# A little more imaging.

Now I want to talk about slightly more extravagant ways of viewing high dimensional maps.  “Extravagant” does not mean “little used”, though.  I’ve included two pictures and one video of its use at varying-levels-of-importance.  Specifically, I want to think about visualizing maps $f: \mathbb{R}^3 \to \mathbb{R}$, which I have done before with the fibers of those maps.  In this case, we will use color or intensity to stand in for the fourth dimension that we are trying to display: remember, 3 for the domain, one for the range.  We will use the space dimensions for our domain and the color dimension for the range.

If the pieces of plywood making this bear had pictures of bear innards in it, it would be both way more interesting for this post, and way less reasonable to use as a bookshelf.

Examples!  One immediate problem with this plan is that if you assign a color to every point inside a three dimensional space, the space becomes opaque, and you cannot see it.  This is why with these plots, one often takes “slices” instead.  Literally in the case of this video, where a chef maps the heat in an oven by placing slices of toast in it (and I love experimental math).

For a more important example, MRIs can give an idea of the inside of a person’s body by mapping slices.
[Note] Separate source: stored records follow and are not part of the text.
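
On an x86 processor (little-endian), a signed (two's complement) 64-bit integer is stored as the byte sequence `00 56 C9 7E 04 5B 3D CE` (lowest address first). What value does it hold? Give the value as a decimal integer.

Little-endian stores the least-significant byte at the lowest address.
Reassemble most-significant byte first: CE 3D 5B 04 7E C9 56 00 → 0xCE3D5B047EC95600.
Top bit is set, so as a signed 64-bit value this is 0xCE3D5B047EC95600 − 2^64 = -3585609653451926016.

-3585609653451926016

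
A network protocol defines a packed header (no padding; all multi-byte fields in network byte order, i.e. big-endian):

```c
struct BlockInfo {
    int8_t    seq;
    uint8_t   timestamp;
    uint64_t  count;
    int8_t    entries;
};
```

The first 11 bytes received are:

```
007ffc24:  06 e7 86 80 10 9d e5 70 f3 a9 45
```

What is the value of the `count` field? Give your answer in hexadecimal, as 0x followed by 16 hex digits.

0x8680109DE570F3A9

`count` follows `seq` (1 B), `timestamp` (1 B), so it starts at offset 1 + 1 = 2 and occupies 8 bytes.
Bytes at offsets 2..9: 86 80 10 9D E5 70 F3 A9.
In big-endian order the high byte comes first in memory.
The bytes are already most-significant first: 0x8680109DE570F3A9.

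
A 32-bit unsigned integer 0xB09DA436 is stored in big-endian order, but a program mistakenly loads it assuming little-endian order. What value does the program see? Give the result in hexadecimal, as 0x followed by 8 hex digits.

Stored big-endian, the bytes at ascending addresses are B0 9D A4 36.
Read back as little-endian, the first byte is least significant, giving 0x36A49DB0.

0x36A49DB0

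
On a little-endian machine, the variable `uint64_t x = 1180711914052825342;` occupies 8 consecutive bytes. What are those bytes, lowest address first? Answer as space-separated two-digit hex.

1180711914052825342 in hexadecimal, padded to 64 bits, is 0x1062BB3AEB30B0FE.
Split into bytes (most-significant first): 10 62 BB 3A EB 30 B0 FE.
Little-endian stores the least-significant byte at the lowest address.
So at ascending addresses the bytes are FE B0 30 EB 3A BB 62 10.

FE B0 30 EB 3A BB 62 10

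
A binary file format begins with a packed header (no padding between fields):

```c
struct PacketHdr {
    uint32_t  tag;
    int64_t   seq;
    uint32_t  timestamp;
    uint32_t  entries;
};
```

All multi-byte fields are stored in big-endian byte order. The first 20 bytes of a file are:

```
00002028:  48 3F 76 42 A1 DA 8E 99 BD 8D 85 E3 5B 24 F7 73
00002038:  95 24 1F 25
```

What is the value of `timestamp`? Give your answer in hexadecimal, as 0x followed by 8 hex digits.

`timestamp` follows `tag` (4 B), `seq` (8 B), so it starts at offset 4 + 8 = 12 and occupies 4 bytes.
Bytes at offsets 12..15: 5B 24 F7 73.
Big-endian: lowest address holds the most-significant byte.
The bytes are already most-significant first: 0x5B24F773.

0x5B24F773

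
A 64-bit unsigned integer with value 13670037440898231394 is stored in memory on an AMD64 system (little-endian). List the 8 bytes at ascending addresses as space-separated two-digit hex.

13670037440898231394 in hexadecimal, padded to 64 bits, is 0xBDB5BAA023076C62.
Split into bytes (most-significant first): BD B5 BA A0 23 07 6C 62.
Little-endian: lowest address holds the least-significant byte.
So at ascending addresses the bytes are 62 6C 07 23 A0 BA B5 BD.

62 6C 07 23 A0 BA B5 BD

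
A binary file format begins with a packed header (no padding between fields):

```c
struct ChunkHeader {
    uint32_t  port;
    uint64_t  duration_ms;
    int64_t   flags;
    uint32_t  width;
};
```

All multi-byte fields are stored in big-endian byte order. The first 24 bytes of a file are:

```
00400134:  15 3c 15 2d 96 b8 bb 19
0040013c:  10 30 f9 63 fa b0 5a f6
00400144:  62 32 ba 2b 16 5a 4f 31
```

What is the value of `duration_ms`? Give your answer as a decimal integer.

`duration_ms` follows `port` (4 bytes), so it starts at byte offset 4 and occupies 8 bytes.
Bytes at offsets 4..11: 96 B8 BB 19 10 30 F9 63.
In big-endian order the high byte comes first in memory.
The bytes are already most-significant first: 0x96B8BB191030F963.
0x96B8BB191030F963 = 10860636217724172643.

10860636217724172643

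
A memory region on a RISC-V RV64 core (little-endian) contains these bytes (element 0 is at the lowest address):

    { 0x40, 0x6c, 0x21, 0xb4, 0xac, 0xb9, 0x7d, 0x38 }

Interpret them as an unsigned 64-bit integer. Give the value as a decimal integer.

4070613789620399168

Little-endian: lowest address holds the least-significant byte.
Reassemble most-significant byte first: 38 7D B9 AC B4 21 6C 40 → 0x387DB9ACB4216C40.
0x387DB9ACB4216C40 = 4070613789620399168.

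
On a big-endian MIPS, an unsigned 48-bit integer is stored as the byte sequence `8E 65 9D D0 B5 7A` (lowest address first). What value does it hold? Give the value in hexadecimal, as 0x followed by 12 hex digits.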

Slices of a person's head, not arranged spatially like some of these other plots.

For some more traditional math plots, I want to first imitate an oven by giving a plot in the spirit of those above, colored according to distance from the origin (more realistic oven imitations will come sometime in the future with discussions of the heat equation).  Specifically, we will plot $f(x,y,z) = \sqrt{x^2+y^2+z^2}$, and assign an intensity of color to each point.  Recall that if we wanted to visualize this plot instead with the fibers of the map, it would be a series of nested spheres, which you can see in this picture if you sort of squint.

Slices colored according to distance from the origin.

Finally for comparison, the map of the torus from my previous post, as well as this slice plot of the torus.  Recall the the map we are visualizing takes a circle in the x-y plane, and returns the distance of a point (x,y,z) from that circle.  Hence, the level sets are tori as can be seen in either of the figures below.  I guess which method of visualization you use depends on what you are trying to do with your data:

The picture of fibers of the map.

Slices of the torus map.